Le jury de la Mostra de Venise a primé l’américain Jim Jarmusch. Mais c’est la tunisienne Kaouther Ben Hania qui fait le buzz avec un film-choc dénonçant les horreurs à Gaza.
Un réalisateur primé, une réalisatrice ovationnée, ainsi s’est clôturé le festival de cinéma de Venise samedi 6 septembre dernier. Le président du jury, Alexander Payne, réalisateur de « Winter Break » et accusé en 2020 d’agression sexuelle par l’actrice Rose McGowan, a précisé en conférence de presse que l’ex-aequo n’étant pas autorisé, le jury (paritaire) avait choisi de décerner le Lion d’or à Jim Jarmusch, pour « Father, mother, sister and brother ». Une histoire de famille portée par un casting impeccable, un film « tranquille » selon son réalisateur lui-même.

Intranquille, carrément indigné, est le nouveau film de Kaouther Ben Hania, qui repart avec le Lion d’argent, deuxième marche du podium. « The Voice of Hind Raja » revient sur meurtre d’une fillette de 5 ans à Gaza par l’armée israélienne, après des heures d’attente des secours coincée dans une voiture criblée de balles sous les corps des membres de sa famille. Les enregistrements téléphoniques des appels à l’aide de la petite fille auprès des secours du Croissant Rouge Palestinien font partie intégrante du film. Ovationnée lors de la projection pendant 23 minutes (l’autre compétition des festivals internationaux est celle du minutage des applaudissements), re-ovationnée lors de l’annonce de son prix à la soirée de clôture, la cinéaste a prononcé un discours déterminé, qu’elle a relayé sur les réseaux : « Le cinéma ne peut pas ramener Hind, ni effacer les atrocités commises contre elle. Rien ne peut réparer ce qui a été pris. Mais le cinéma peut préserver sa voix, lui faire traverser les frontières. Car son histoire n’est pas que la sienne. C’est celle tragique de tout un peuple, un peuple souffrant d’un génocide infligé par un gouvernement israélien criminel qui agit avec impunité ». Cet engagement , la réalisatrice tunisienne le porte depuis ses premiers films, chroniqués ici : violence familliale transmise de mère en filles dans « Les filles d’Olfa » (2023), la marchandisation de la vie humaine dans le monde de l’art avec « L’homme qui avait vendu sa peau » (2020), bataille pour la reconnaissance du viol en Tunisie dans « La Belle et la Meute » (2017), un de ses films les plus réussis.

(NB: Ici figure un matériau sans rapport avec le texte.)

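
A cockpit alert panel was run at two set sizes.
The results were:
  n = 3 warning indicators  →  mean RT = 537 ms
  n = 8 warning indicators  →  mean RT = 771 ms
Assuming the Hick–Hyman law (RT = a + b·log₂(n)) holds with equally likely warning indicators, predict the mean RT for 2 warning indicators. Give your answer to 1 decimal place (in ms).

RT is linear in log₂ n, so two points fix the line:
  b = (771 − 537) / (log₂ 8 − log₂ 3) = 234 / (3 − 1.5850) = 165.367 ms/bit
  a = 537 − 165.367 × 1.5850 = 274.900 ms
Then RT(2) = 274.900 + 165.367 × log₂ 2 = 274.900 + 165.367 × 1 ≈ 440.267 ms.

440.3 ms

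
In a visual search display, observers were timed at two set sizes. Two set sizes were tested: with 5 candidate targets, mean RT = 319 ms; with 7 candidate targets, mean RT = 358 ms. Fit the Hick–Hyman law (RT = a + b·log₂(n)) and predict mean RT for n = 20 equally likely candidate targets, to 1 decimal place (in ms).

479.7 ms

With log₂ n on the abscissa the relation is linear; from the two conditions:
  b = (358 − 319) / (log₂ 7 − log₂ 5) = 39 / (2.8074 − 2.3219) = 80.342 ms/bit
  a = 319 − 80.342 × 2.3219 = 132.452 ms
Then RT(20) = 132.452 + 80.342 × log₂ 20 = 132.452 + 80.342 × 4.3219 ≈ 479.683 ms.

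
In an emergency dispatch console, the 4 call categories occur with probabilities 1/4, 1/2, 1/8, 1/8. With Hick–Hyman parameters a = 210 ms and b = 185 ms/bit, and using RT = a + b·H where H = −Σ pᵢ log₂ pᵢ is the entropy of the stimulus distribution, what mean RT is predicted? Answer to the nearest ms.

534 ms

H = −Σ pᵢ log₂ pᵢ = 0.25·2 + 0.5·1 + 0.125·3 + 0.125·3 = 1.750 bits.
RT = 210 + 185 × 1.750 = 533.75 ms.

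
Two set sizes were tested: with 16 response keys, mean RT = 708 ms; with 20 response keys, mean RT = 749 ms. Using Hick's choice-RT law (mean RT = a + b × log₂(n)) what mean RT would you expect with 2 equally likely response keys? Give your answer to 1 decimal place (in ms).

Fit slope and intercept:
  b = (749 − 708) / (log₂ 20 − log₂ 16) = 41 / (4.3219 − 4) = 127.358 ms/bit
  a = 708 − 127.358 × 4 = 198.569 ms
Then RT(2) = 198.569 + 127.358 × log₂ 2 = 198.569 + 127.358 × 1 ≈ 325.927 ms.

325.9 ms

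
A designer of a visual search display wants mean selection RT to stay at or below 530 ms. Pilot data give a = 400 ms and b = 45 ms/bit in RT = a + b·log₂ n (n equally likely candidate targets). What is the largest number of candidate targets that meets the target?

45·log₂ n ≤ 530 − 400 = 130, giving log₂ n ≤ 2.8889 and n ≤ 7.407. The largest whole number is 7.

7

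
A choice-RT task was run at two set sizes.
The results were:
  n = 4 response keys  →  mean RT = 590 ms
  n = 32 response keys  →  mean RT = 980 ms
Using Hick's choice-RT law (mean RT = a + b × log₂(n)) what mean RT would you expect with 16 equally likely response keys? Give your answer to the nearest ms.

Fit slope and intercept:
  b = (980 − 590) / (log₂ 32 − log₂ 4) = 390 / (5 − 2) = 130 ms/bit
  a = 590 − 130 × 2 = 330 ms
Then RT(16) = 330 + 130 × log₂ 16 = 330 + 130 × 4 ≈ 850.000 ms.

850 ms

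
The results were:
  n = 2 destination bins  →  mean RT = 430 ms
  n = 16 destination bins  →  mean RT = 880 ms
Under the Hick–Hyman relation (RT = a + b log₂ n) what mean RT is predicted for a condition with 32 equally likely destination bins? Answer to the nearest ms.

RT is linear in log₂ n, so two points fix the line:
  b = (880 − 430) / (log₂ 16 − log₂ 2) = 450 / (4 − 1) = 150 ms/bit
  a = 430 − 150 × 1 = 280 ms
Then RT(32) = 280 + 150 × log₂ 32 = 280 + 150 × 5 ≈ 1030.000 ms.

1030 ms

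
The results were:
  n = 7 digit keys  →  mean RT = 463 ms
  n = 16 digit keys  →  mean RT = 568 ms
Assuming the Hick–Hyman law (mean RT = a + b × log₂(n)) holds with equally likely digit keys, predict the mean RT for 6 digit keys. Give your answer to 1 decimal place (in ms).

Fit slope and intercept:
  b = (568 − 463) / (log₂ 16 − log₂ 7) = 105 / (4 − 2.8074) = 88.040 ms/bit
  a = 463 − 88.040 × 2.8074 = 215.842 ms
Then RT(6) = 215.842 + 88.040 × log₂ 6 = 215.842 + 88.040 × 2.5850 ≈ 443.421 ms.

443.4 ms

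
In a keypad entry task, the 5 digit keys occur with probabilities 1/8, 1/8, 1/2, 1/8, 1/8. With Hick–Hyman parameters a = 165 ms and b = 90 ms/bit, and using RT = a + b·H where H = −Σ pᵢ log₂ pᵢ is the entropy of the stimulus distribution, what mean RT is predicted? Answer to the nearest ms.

345 ms

Each term −pᵢ log₂ pᵢ: 0.125·3 + 0.125·3 + 0.5·1 + 0.125·3 + 0.125·3; summed, H = 2.000 bits.
Mean RT = a + bH = 165 + 90·2.000 = 345.00 ms.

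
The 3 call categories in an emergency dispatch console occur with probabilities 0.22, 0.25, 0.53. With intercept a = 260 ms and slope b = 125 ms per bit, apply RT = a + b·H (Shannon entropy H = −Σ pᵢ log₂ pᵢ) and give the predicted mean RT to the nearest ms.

443 ms

Entropy contributions −pᵢ log₂ pᵢ: 0.4806, 0.5000, 0.4854; sum H = 1.4660 bits.
RT = a + bH = 260 + 125·1.4660 = 443.25 ms.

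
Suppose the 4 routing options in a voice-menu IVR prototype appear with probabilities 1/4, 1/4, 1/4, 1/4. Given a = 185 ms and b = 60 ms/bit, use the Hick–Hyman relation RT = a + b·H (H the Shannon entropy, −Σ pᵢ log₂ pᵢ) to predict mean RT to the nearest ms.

Each term −pᵢ log₂ pᵢ: 0.25·2 + 0.25·2 + 0.25·2 + 0.25·2; summed, H = 2.000 bits.
Mean RT = a + bH = 185 + 60·2.000 = 305.00 ms.

305 ms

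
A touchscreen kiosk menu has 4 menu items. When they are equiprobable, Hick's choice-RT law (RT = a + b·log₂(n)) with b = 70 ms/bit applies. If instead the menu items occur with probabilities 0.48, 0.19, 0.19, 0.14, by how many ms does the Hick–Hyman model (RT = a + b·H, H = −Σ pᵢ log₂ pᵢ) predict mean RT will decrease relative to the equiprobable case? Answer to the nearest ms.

13 ms

The RT saving is b·ΔH. Equiprobable H₀ = log₂(4) = 2.0000 bits; with the given probabilities H = 1.8158 bits.
b·(H₀ − H) = 70 × (2.0000 − 1.8158) = 12.89 ms.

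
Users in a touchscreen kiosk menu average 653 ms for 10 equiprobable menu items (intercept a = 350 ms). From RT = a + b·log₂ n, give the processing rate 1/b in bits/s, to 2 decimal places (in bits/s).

10.96 bits/s

Choice component = 653 − 350 = 303 ms over log₂(10) = 3.3219 bits.
b = 303 / 3.3219 = 91.212 ms/bit, so 1/b = 10.963 bits/s.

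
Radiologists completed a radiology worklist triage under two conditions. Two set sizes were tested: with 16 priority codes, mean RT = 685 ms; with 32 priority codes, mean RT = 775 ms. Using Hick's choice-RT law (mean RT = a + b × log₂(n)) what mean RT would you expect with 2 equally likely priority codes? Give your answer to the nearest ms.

415 ms

Solve the two-equation system in a and b:
  b = (775 − 685) / (log₂ 32 − log₂ 16) = 90 / (5 − 4) = 90 ms/bit
  a = 685 − 90 × 4 = 325 ms
Then RT(2) = 325 + 90 × log₂ 2 = 325 + 90 × 1 ≈ 415.000 ms.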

« The Voice of Hind Rajab » devrait sortir en France le 7 janvier prochain. D’ici là, une autre voix dénonçant les horreurs de Gaza se fera entendre, celle de la documentariste Sepideh Farsi, avec « Put your soul on your hand and walk », en salles le 24 septembre prochain. L’engagement militant pro-Palestine est décidément aussi affaire de réalisatrices.